El ritual del Torico
Así, el animal poderoso, telúrico y lustral, el prodigio de astas fálicas, genésicas, saldrá del toril tras la diana y las tres carcasas anunciadoras y se llevará a casa de la madre, de la novia o de la clavaria, con el máximo respeto; como el antiguo Toro nupcial, tan extendido por la península. El tótem, coronado por una vistosa badana se atará a la falleba y penetrará en el umbral de esas casas limpias, recién emblanquinadas, para que propicie la fertilidad de las personas y los campos.
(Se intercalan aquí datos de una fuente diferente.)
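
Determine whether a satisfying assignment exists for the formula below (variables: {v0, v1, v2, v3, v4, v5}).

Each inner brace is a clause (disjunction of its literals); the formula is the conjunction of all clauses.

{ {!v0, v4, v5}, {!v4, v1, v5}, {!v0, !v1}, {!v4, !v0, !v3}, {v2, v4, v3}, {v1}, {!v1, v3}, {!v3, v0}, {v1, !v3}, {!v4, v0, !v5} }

Unsatisfiable

The clause (v1) is unit, so v1 = true.
The clause (!v0) is unit, so v0 = false.
The clause (v3) is unit, so v3 = true.
Now (!v3) is unsatisfied and unit — conflict.
No assignment satisfies every clause.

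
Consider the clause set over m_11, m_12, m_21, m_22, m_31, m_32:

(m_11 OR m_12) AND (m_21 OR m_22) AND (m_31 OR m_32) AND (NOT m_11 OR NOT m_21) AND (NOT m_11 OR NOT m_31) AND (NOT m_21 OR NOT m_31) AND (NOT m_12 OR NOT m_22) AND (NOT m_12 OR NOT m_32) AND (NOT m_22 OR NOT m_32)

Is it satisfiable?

Suppose m_11 = true.
(NOT m_21) alone gives m_21 = false.
(m_22) alone gives m_22 = true.
(NOT m_31) alone gives m_31 = false.
(m_32) alone gives m_32 = true.
Now (NOT m_32) is unsatisfied and unit — conflict.
So m_11 must be the other value — set m_11 = false.
(m_12) alone gives m_12 = true.
(NOT m_22) alone gives m_22 = false.
(m_21) alone gives m_21 = true.
(NOT m_31) alone gives m_31 = false.
(m_32) alone gives m_32 = true.
Now (NOT m_32) is unsatisfied and unit — conflict.
Either choice for m_11 ends in contradiction.
No assignment satisfies every clause.

No, unsatisfiable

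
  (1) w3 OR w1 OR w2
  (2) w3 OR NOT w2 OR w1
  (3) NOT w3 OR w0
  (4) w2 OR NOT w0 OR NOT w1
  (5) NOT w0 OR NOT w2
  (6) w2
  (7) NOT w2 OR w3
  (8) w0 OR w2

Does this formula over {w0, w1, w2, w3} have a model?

Unsatisfiable

Unit clause (w2) forces w2 = true.
Unit clause (NOT w0) forces w0 = false.
Unit clause (NOT w3) forces w3 = false.
That conflicts with the unit clause (w3).
No assignment satisfies every clause.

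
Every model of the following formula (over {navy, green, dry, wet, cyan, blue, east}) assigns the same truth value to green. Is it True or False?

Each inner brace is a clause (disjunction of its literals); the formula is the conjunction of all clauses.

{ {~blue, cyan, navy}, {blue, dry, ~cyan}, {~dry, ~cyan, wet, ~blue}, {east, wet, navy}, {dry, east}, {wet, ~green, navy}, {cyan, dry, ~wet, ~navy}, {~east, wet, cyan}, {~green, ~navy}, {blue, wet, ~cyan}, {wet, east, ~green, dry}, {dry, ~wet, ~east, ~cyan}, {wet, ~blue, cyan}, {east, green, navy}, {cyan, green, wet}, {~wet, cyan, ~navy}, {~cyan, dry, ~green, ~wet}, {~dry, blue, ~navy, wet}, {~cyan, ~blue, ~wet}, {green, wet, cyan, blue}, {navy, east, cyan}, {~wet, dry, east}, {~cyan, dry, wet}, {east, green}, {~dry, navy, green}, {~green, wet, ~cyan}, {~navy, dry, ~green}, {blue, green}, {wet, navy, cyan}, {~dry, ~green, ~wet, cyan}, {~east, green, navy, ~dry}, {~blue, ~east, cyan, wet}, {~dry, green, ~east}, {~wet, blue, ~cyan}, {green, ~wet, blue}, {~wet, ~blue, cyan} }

True

Suppose green = 0.
Unit clause (east) forces east = 1.
Unit clause (blue) forces blue = 1.
Unit clause (~dry) forces dry = 0.
Branch on cyan: set cyan = 1.
Unit clause (~wet) forces wet = 0.
That conflicts with the unit clause (wet).
So cyan must be the other value — set cyan = 0.
Unit clause (navy) forces navy = 1.
Unit clause (~wet) forces wet = 0.
That conflicts with the unit clause (wet).
Both values of cyan lead to a conflict.
So every satisfying assignment has green = True.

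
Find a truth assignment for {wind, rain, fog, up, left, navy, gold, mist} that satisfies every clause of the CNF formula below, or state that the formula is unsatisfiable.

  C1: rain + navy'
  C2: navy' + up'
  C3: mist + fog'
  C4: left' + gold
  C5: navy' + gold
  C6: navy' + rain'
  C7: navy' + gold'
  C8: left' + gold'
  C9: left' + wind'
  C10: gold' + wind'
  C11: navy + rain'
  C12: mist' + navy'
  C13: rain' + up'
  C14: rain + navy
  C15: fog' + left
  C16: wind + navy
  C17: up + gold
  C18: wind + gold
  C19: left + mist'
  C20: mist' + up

Branch on rain: set rain = 1.
The clause (navy') is unit, so navy = 0.
Now (navy) is unsatisfied and unit — conflict.
So rain must be the other value — set rain = 0.
The clause (navy') is unit, so navy = 0.
Now (navy) is unsatisfied and unit — conflict.
Neither rain = 1 nor rain = 0 works.

UNSATISFIABLE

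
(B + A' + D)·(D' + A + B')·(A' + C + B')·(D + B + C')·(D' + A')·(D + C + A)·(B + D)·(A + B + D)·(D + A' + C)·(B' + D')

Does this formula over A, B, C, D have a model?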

Porque ese es el objetivo esencial de este tótem entrañable, que se devolverá a la sierra tras lograr los fines rituales; nuestro excepcional Toro de vida.
Y a los mozos, a los oferentes, se les ofrecerá cordialmente, la mistela o el botijo de agua fresca, las “doseticas” del toro o los higos recién cogidos, alimentos cargados de un especial simbolismo. Porque, pese al paso del tiempo, las fiestas del Torico no han sufrido cambios significativos, preservando la mayoría de ritos y toda su carga alegórica, su sabor y autenticidad, toda su esencia latente.
Todavía perduran, lozanos, liturgias y personajes, como los mismos clavarios, que representan el leiv motiv de la juventud, del “festeo” o noviazgo; de la nupcialidad y la procreación; como los cantos de Ronda –similares en su sentido a nuestros desaparecidos Mayos-, los bailes de Torrás, las Grupas (con cabalgaduras aparejadas lujosamente, enjaezadas como el mismo astado) o las Cucañas, en las que los mozos compiten, en juegos de habilidad y fuerza, como el Tiro a garrote o la Torre.
Es el tiempo de la plenitud, del exceso, de la desmesura, de la inversión ritual, de la abundancia y esto subyace en todos los actos de esta festividad solidaria, igualitaria. Es el momento en que se rompe la monotonía diaria, del reencuentro, cuando retornan los ausentes y se abren, de par en par, las casas; de compartir la alegría, el empuje vital que solo puede traer el toro. Porque éste sigue siendo el elemento principal, el vehículo más eficaz en los fines rituales; en ese arriesgado juego donde el mozo demuestra su bravura y gallardía.
Así pues, el ritual no sólo ha resistido los envites del tiempo por su componente lúdico o religioso; también porque es un acontecimiento cultural de primer orden que se ha convertido en nuestra principal riqueza patrimonial. La fiesta influye en la creación plástica, gastronómica o musical; incluso en los juegos de los niños o en el lenguaje los dichos y las expresiones de los mayores; esos que transmiten su sabiduría para conducir dignamente el astado; como se transmiten los garrotes y pañuelos del clavario y los abanicos de la clavaria, como se trasmiten las borlas; es nuestro principal símbolo identitario.
A nivel sociológico, también es crucial, pues durante las carreras la gente colabora, ayuda y respeta; se dan episodios verdaderamente fraternos y solidarios. Una gran fiesta de tolerancia e integración, como se ve, también, durante los típicos almuerzos, donde la gente comunica, transmite alegría y comparte. La fiesta hermana y relega conflictos y problemas, crea estima y autoestima, crea identidad y empatiza. Por su gran riqueza constituye, pues, un valioso legado, siendo parte indisoluble de la cultura popular de nuestra región. Es, sin duda, nuestra mejor herencia.